Ini hanyalah beberapa tantangan yang dihadapi perempuan dalam mendapatkan layanan kesehatan seksual dan reproduksi. Maka tidak mengherankan jika kasus melahirkan di rumah meningkat selama pandemi ini. Melahirkan di rumah sebenarnya dikenai sanksi hukum baik bagi perempuan maupun dukun bayi. Pada akhirnya, jika kita mempertimbangkan biaya dan ketakutan akan COVID-19, banyak orang mungkin lebih bersedia membayar denda daripada pergi ke fasilitas kesehatan.

Norma gender yang berlaku sering kali berkaitan dengan pengendalian seksualitas perempuan dibandingkan mengakui hak dan kebutuhan seksualnya, dan mengharapkan perempuan memenuhi peran mereka sebagai ibu dan pengasuh. Jadi, jika seorang perempuan ingin memiliki kemampuan untuk menentukan tubuhnya, masyarakat harus menghadapi hambatan sosial dan budaya, seperti mendapatkan persetujuan dari pasangan prianya atau mendapatkan persetujuan orang tua untuk akses remaja terhadap alat kontrasepsi.

Salah satu contohnya adalah kisah Jenmer, 29 tahun, dari suku Subanen di Clarin, Misamis Occidental. Anak pertamanya belum genap satu tahun ketika ia mengandung anak keduanya. Dia tidak tahu bahwa dia mempunyai hak untuk memutuskan jarak tanam yang tepat untuk anak-anaknya. Ia ingin menggunakan metode KB, namun suaminya menentangnya karena ia mendengar rumor bahwa metode tersebut berbahaya bagi perempuan.

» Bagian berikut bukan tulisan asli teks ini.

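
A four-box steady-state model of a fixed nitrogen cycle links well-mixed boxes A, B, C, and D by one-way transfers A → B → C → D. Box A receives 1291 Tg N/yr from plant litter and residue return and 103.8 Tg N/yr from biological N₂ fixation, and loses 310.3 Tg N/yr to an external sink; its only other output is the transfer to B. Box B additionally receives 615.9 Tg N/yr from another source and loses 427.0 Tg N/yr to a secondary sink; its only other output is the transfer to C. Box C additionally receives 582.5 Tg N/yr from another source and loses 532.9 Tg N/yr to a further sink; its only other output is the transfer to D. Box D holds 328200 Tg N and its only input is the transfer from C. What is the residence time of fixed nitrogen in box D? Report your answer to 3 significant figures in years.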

Pemerintah berperan untuk mengatasi hambatan dan bentuk diskriminasi bagi perempuan dalam mengakses layanan kesehatan seksual dan reproduksi. Melalui Undang-undang Responsible Parenthood and Reproductive Health (RPRH), pemerintah dapat menetapkan peta jalan yang tepat bagi kesehatan seksual dan reproduksi, termasuk akses terhadap layanan dan pendidikan seksualitas yang komprehensif bagi remaja.

Dengan proyek Kesehatan dan Pemberdayaan Seksual (SHE) yang dilaksanakan oleh Koalisi Perempuan Pedesaan Nasional dan organisasi lain dengan dukungan dari Oxfam Pilipinas dan Global Affairs Canada, jalan baru sedang dibuka bagi perempuan untuk mendapatkan kesehatan dan hak seksual dan reproduksi mereka. Jenmer termasuk di antara mereka yang menghadiri diskusi komunitas Proyek SHE tentang pentingnya perempuan menuntut kesehatan dan hak seksual dan reproduksinya. Dengan informasi yang benar, dia meyakinkan suaminya tentang haknya untuk memutuskan tentang tubuhnya sendiri. Sebelum tahun 2020 ditutup, dia menerima implan, dan tahun baru membuka jalan yang lebih baik bagi dia dan keluarganya.

Memang benar, pemberdayaan perempuan untuk mengambil keputusan mengenai tubuhnya merupakan salah satu jalur yang perlu dibangun dan diperkuat. Tidak ada jalan pintas. Hal ini membutuhkan kepercayaan dan ruang aman bagi perempuan dan anak perempuan untuk menceritakan kisah mereka dan menuntut hak-hak mereka. – Rappler.com

Daryl Leyesa adalah koordinator proyek Koalisi Perempuan Pedesaan Nasional, sebuah organisasi hak-hak perempuan dengan 326 organisasi perempuan pedesaan di 32 provinsi. Koalisi Perempuan Pedesaan Nasional saat ini bekerja sama dengan Oxfam Pilipinas untuk memberdayakan 85.000 perempuan dan anak perempuan di daerah yang sulit dijangkau untuk menjamin kesehatan dan hak seksual dan reproduksi mereka.